BEM auch bei privaten Ursachen der Krankheit?

Ein betriebliches Eingliederungsmanagement (BEM) nach § 167 SGB IX ist nicht deshalb entbehrlich, weil arbeitsmedizinische Untersuchungen zu dem Ergebnis kommen, dass die gehäuften krankheitsbedingten Fehlzeiten in der Vergangenheit nicht im Zusammenhang mit dem Arbeitsplatz stehen können oder dass gegen die Beschäftigung des Arbeitnehmers keine gesundheitlichen Bedenken bestehen.

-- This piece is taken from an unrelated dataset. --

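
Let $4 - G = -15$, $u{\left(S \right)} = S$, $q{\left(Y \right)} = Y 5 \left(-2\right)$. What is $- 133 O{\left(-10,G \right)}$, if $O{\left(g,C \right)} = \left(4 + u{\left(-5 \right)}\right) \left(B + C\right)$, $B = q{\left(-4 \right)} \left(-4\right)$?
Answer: $-18753$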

Beruhen die Fehlzeiten eines Arbeitnehmers auf einer überdurchschnittlichen Krankheitsanfälligkeit, so kann Gegenstand eines BEM auch die Erarbeitung eines umfassenden Konzeptes zur Änderung der generellen (d. h. auch privaten) Lebensweise sein, damit der Arbeitnehmer auf diese Weise seine gesundheitliche Verfassung gerade bei körperlich anstrengenden Tätigkeiten verbessert und damit seine Krankheitsanfälligkeit mindert.

Auch wenn die Umsetzung des im Rahmen des BEM erarbeiteten Konzeptes nicht dem Arbeitgeber, sondern dem Arbeitnehmer obliegt, ist die Erarbeitung eines derartigen Konzeptes noch Bestandteil eines BEM.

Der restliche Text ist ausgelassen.